Unlike generic jump-scare franchises, Indonesia’s horror hits different because it feels authentic.
It taps into faith, fear, and family.
It weaponises the known unknowns — that eerie overlap of superstition and belief that makes you turn on the lights after a story’s told.
Marianne Christianti Purnaawan of Avantgarde Productions said it best. “These legends were never meant to disappear. We just needed to modernise the medium, not the message.”
Malaysia, are you watching?
Malaysia has just as much cultural gold to mine — the Orang Minyak, Pontianak, Toyol, Bunians, and whole rainforests of spectral folklore.

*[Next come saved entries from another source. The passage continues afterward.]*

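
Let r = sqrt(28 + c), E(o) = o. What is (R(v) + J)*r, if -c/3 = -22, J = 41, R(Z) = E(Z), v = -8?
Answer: 33*sqrt(94) ≈ 319.95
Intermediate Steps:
R(Z) = Z
c = 66 (c = -3*(-22) = 66)
r = sqrt(94) (r = sqrt(28 + 66) = sqrt(94) ≈ 9.6954)
(R(v) + J)*r = (-8 + 41)*sqrt(94) = 33*sqrt(94)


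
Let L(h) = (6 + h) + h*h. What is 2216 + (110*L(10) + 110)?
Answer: 15086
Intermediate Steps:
L(h) = 6 + h + h² (L(h) = (6 + h) + h² = 6 + h + h²)
2216 + (110*L(10) + 110) = 2216 + (110*(6 + 10 + 10²) + 110) = 2216 + (110*(6 + 10 + 100) + 110) = 2216 + (110*116 + 110) = 2216 + (12760 + 110) = 2216 + 12870 = 15086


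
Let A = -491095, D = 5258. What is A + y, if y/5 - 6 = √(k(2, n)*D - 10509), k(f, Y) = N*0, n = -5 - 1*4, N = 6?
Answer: -491065 + 5*I*√10509 ≈ -4.9107e+5 + 512.57*I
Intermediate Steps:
n = -9 (n = -5 - 4 = -9)
k(f, Y) = 0 (k(f, Y) = 6*0 = 0)
y = 30 + 5*I*√10509 (y = 30 + 5*√(0*5258 - 10509) = 30 + 5*√(0 - 10509) = 30 + 5*√(-10509) = 30 + 5*(I*√10509) = 30 + 5*I*√10509 ≈ 30.0 + 512.57*I)
A + y = -491095 + (30 + 5*I*√10509) = -491065 + 5*I*√10509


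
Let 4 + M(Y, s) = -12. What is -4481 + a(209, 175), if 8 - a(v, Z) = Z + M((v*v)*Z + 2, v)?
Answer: -4632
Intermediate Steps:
M(Y, s) = -16 (M(Y, s) = -4 - 12 = -16)
a(v, Z) = 24 - Z (a(v, Z) = 8 - (Z - 16) = 8 - (-16 + Z) = 8 + (16 - Z) = 24 - Z)
-4481 + a(209, 175) = -4481 + (24 - 1*175) = -4481 + (24 - 175) = -4481 - 151 = -4632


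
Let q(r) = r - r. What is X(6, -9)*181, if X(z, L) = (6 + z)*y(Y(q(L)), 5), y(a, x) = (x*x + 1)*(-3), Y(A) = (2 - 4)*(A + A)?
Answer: -169416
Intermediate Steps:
q(r) = 0
Y(A) = -4*A
y(a, x) = -3 - 3*x² (y(a, x) = (x² + 1)*(-3) = (1 + x²)*(-3) = -3 - 3*x²)
X(z, L) = -468 - 78*z (X(z, L) = (6 + z)*(-3 - 3*5²) = (6 + z)*(-3 - 3*25) = (6 + z)*(-3 - 75) = (6 + z)*(-78) = -468 - 78*z)
X(6, -9)*181 = (-468 - 78*6)*181 = (-468 - 468)*181 = -936*181 = -169416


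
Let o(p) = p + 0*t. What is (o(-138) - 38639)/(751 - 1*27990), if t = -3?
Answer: 38777/27239 ≈ 1.4236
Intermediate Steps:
o(p) = p (o(p) = p + 0*(-3) = p + 0 = p)
(o(-138) - 38639)/(751 - 1*27990) = (-138 - 38639)/(751 - 1*27990) = -38777/(751 - 27990) = -38777/(-27239) = -38777*(-1/27239) = 38777/27239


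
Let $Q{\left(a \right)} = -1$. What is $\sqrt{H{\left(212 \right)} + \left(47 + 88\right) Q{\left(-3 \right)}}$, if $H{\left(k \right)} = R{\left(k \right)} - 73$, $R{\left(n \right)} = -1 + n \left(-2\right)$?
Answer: $i \sqrt{633} \approx 25.159 i$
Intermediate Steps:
$R{\left(n \right)} = -1 - 2 n$
$H{\left(k \right)} = -74 - 2 k$ ($H{\left(k \right)} = \left(-1 - 2 k\right) - 73 = -74 - 2 k$)
$\sqrt{H{\left(212 \right)} + \left(47 + 88\right) Q{\left(-3 \right)}} = \sqrt{\left(-74 - 424\right) + \left(47 + 88\right) \left(-1\right)} = \sqrt{\left(-74 - 424\right) + 135 \left(-1\right)} = \sqrt{-498 - 135} = \sqrt{-633} = i \sqrt{633}$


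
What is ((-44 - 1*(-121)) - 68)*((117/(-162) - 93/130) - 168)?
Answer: -99121/65 ≈ -1524.9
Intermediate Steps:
((-44 - 1*(-121)) - 68)*((117/(-162) - 93/130) - 168) = ((-44 + 121) - 68)*((117*(-1/162) - 93*1/130) - 168) = (77 - 68)*((-13/18 - 93/130) - 168) = 9*(-841/585 - 168) = 9*(-99121/585) = -99121/65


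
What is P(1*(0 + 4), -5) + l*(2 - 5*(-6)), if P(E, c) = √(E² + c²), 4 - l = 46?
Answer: -1344 + √41 ≈ -1337.6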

Yet somehow, we’ve left those stories in the attic while Indonesia is streaming theirs globally.
This is more than film.
It’s a lesson in niche mastery, genre ownership, and cultural export.
It’s how horror became both industry and identity — a genre rebrand that now earns international festival spots, regional releases, and Netflix placements.
So what’s the playbook?
Ekky Imanjaya, a film lecturer in Jakarta, says it plainly, “Our parents used these stories to scare us. Now they’re scaring the box office.”
And that, dear readers, is the marketing mic drop.
So while Malaysia debates another tourism slogan, Indonesia is turning its ghosts into gold.
Maybe it’s time we stop fearing the dark – and start filming it.